Result : This makes the atria uniform contract at the same time.
Speed: slow
Describe the speed and result of 2nd stage of conduction from the heart
The action potential reaches the AV node located in the interatrial septum and here it slows down because of differences in AV node cell structures. Fibrous skeleton insulates the Action potential elsewhere
Result: 100 m/s delay allowing time for Atria to fill up to the ventricle
Speed: very slow 10x slower than 1st
Describe the speed and result of 3rd stage of conduction from the heart
The action potential goes to the AV bundle located in the interventricular septum, entering the left and right bundles and then to large diameter Purkinje fibres which conduct the action potential from the apex to remaining ventricular myocardium.
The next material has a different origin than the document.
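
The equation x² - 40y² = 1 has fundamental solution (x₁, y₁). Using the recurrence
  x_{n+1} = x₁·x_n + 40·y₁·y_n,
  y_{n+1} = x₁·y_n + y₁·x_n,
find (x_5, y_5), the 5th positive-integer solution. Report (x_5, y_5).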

Result: Complete and even contraction of ventricles, pushing blood upwards into the arteries (systole)
Speed: Fast 10x 1st
Name the 5 phases of the cardiac cycle in order starting from ventricular filling
Ventricular filling, Atrial contraction, Isovolumetric ventricular contraction, Ventricular ejection, Isovolumetric ventricular relaxation.
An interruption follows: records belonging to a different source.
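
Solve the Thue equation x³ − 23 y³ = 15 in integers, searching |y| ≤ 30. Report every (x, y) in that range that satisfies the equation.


The equation is x³ - 23y³ = 15. For fixed y, x³ = 23·y³ + 15, so a solution requires the RHS to be a perfect cube.
Strategy: iterate y from -30 to 30, compute RHS = 23·y³ + 15, and check whether it is a (positive or negative) perfect cube.
Check small values of y:
  y = 0: RHS = 15 is not a perfect cube.
  y = 1: RHS = 38 is not a perfect cube.
  y = -1: RHS = -8 = (-2)³ ⇒ x = -2 works.
  y = 2: RHS = 199 is not a perfect cube.
  y = -2: RHS = -169 is not a perfect cube.
  y = 3: RHS = 636 is not a perfect cube.
  y = -3: RHS = -606 is not a perfect cube.
Continuing the search up to |y| = 30 finds no further solutions beyond those listed.
Collected solutions: (-2, -1).

Solutions (with |y| ≤ 30): (-2, -1).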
Describe the ventricular filling phase of the cardiac cycle:
- Is is there a systole involved- if so wheres the AP
- What is the relative pressure of the artery and atrium attached to the & ventricle, and therefore which valve is open: inlet or outlet
- What is happening to the volume of blood in the ventricle
- What is the relative time (if applicable
Ventricular has no systole involved. The ventricle is relaxed, arterial pressure is still very high but outlet valve is closed. Atrium pressure is relatively low and Ventricular pressure is just below the atrium pressure so this causes the inlet valve to open and blood volume to increase to 80% of capacity passively.
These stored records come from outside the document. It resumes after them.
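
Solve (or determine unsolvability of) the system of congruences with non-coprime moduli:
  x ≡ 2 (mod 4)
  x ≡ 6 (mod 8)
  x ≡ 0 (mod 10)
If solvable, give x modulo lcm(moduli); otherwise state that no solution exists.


Moduli 4, 8, 10 are not pairwise coprime, so CRT works modulo lcm(m_i) when all pairwise compatibility conditions hold.
Pairwise compatibility: gcd(m_i, m_j) must divide a_i - a_j for every pair.
Merge one congruence at a time:
  Start: x ≡ 2 (mod 4).
  Combine with x ≡ 6 (mod 8): gcd(4, 8) = 4; 6 - 2 = 4, which IS divisible by 4, so compatible.
    Write x = 2 + 4·t and substitute into x ≡ 6 (mod 8): 4·t ≡ 6 − 2 = 4 (mod 8).
    Divide the congruence (and modulus) by g = 4: 1·t ≡ 1 (mod 2).
    So t ≡ 1 (mod 2).
    Then x = 2 + 4·1 = 6, valid modulo lcm(4, 8) = 8: x ≡ 6 (mod 8).
  Combine with x ≡ 0 (mod 10): gcd(8, 10) = 2; 0 - 6 = -6, which IS divisible by 2, so compatible.
    Write x = 6 + 8·t and substitute into x ≡ 0 (mod 10): 8·t ≡ 0 − 6 = -6 (mod 10).
    Divide the congruence (and modulus) by g = 2: 4·t ≡ -3 (mod 5).
    Reduce coefficients mod 5: 4·t ≡ 2 (mod 5).
    The inverse of 4 mod 5 is 4 (since 4·4 = 16 = 3·5 + 1), so t ≡ 4·2 = 8 ≡ 3 (mod 5).
    Then x = 6 + 8·3 = 30, valid modulo lcm(8, 10) = 40: x ≡ 30 (mod 40).
Verify: 30 mod 4 = 2, 30 mod 8 = 6, 30 mod 10 = 0.

x ≡ 30 (mod 40).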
Describe the Atrial contraction phase of the cardiac cycle:
- Is is there a systole involved- if so wheres the AP
- What is the relative pressure of the artery and atrium attached to the & ventricle, and therefore which valve is open: inlet or outlet
- What is happening to the volume of blood in the ventricle
- What is the relative time (if applicable
SA node depolarises causing Atrial systole. AP goes to the AV node where it is delayed for 100m/s. The pressure in the arteries as slightly decreased and the outlet valve is still closed. The pressure in the atrium has only slightly increased because it has only thin muscular layer and there are no valves to prevent backflow into the veins. This is still sufficient to top up the remaining 20% of blood volume in the ventricle
Describe the Isovolumetric Ventricular contraction phase of the cardiac cycle:
- Is is there a systole involved- if so wheres the AP
- What is the relative pressure of the artery and atrium attached to the & ventricle, and therefore which valve is open: inlet or outlet
- What is happening to the volume of blood in the ventricle
- What is the relative time (if applicable
AP goes from AV bundle to Purkinje fibres causing Ventricular systole to start. The ventricular pressure rises rapidly for 0.05 s. As the pressure rises past the atrial pressure but not above the arterial pressure, both of the inlet and outlet valves are closed and the volume doesn’t change.